Data obtained through a UCU Freedom of Information request (March 2025) further illustrates the scale of the problem:
• Four out of five faculties have average workloads exceeding 100%.
• 7,420 days of sickness absence between September 2023 and March 2024 were recorded as resulting from work-related stress.
• 37 occupational health referrals for work-related stress were recorded between September 2023 and February 2025.
Our own casework also shows rising levels of workload-related stress, including colleagues experiencing severe mental health impacts and ongoing legal cases relating to excessive workload.
In this context, suggesting that staff previously worked in a “comfortable environment without a heavy workload” is both inaccurate and deeply offensive to colleagues who are already working beyond sustainable limits.
These remarks come at a time when morale at the University of Nottingham is extremely low and confidence in senior leadership has collapsed, as demonstrated by the recent vote of no confidence passed overwhelmingly by members of all three unions and initiated by rank and file staff from across campus. Comments of this kind reinforce the widespread perception that the realities faced by staff are not understood by university leadership.

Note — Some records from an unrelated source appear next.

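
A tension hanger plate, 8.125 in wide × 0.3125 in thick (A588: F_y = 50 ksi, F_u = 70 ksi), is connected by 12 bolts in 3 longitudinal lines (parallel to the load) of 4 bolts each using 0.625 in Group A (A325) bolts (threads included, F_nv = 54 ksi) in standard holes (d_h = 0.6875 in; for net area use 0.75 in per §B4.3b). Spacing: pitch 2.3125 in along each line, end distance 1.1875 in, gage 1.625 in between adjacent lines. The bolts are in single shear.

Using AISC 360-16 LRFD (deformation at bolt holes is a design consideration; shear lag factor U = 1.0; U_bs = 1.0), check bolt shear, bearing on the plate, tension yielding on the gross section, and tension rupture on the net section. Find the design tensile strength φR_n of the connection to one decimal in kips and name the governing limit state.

Bolt shear: A_b = π(0.625)²/4 = 0.3068 in². φR_n = 0.75 × 54 × 0.3068 × 12 × 1 = 149.1 kips.
Bearing (0.3125 in plate, F_u = 70 ksi): end bolts L_c = 1.1875 − 0.6875/2 = 0.84375, R_n = min(1.2×0.84375×0.3125×70, 2.4×0.625×0.3125×70) = 22.148 kips/bolt; interior L_c = 2.3125 − 0.6875 = 1.625, R_n = 32.813 kips/bolt. φR_n = 0.75 × (3×22.148 + 9×32.813) = 271.3 kips.
Tension yield (gross): A_g = 8.125×0.3125 = 2.5391 in². φR_n = 0.90 × 50 × 2.5391 = 114.3 kips.
Tension rupture (net): A_n = (8.125 − 3×0.75)×0.3125 = 1.8359 in² (U = 1.0, A_e = A_n). φR_n = 0.75 × 70 × 1.8359 = 96.4 kips.
Governing: min(149.1, 271.3, 114.3, 96.4) = 96.4 kips → net-section rupture.

96.4 kips (net-section rupture governs)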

We therefore call on you to issue a public apology to staff for these remarks. Recognising the commitment and workload of staff would be an important first step towards rebuilding trust.
Staff at the University of Nottingham continue to work extraordinarily hard for their students, their research and the institution as a whole. That commitment deserves recognition and respect.
We will be sharing this letter with our members and with members of University Council.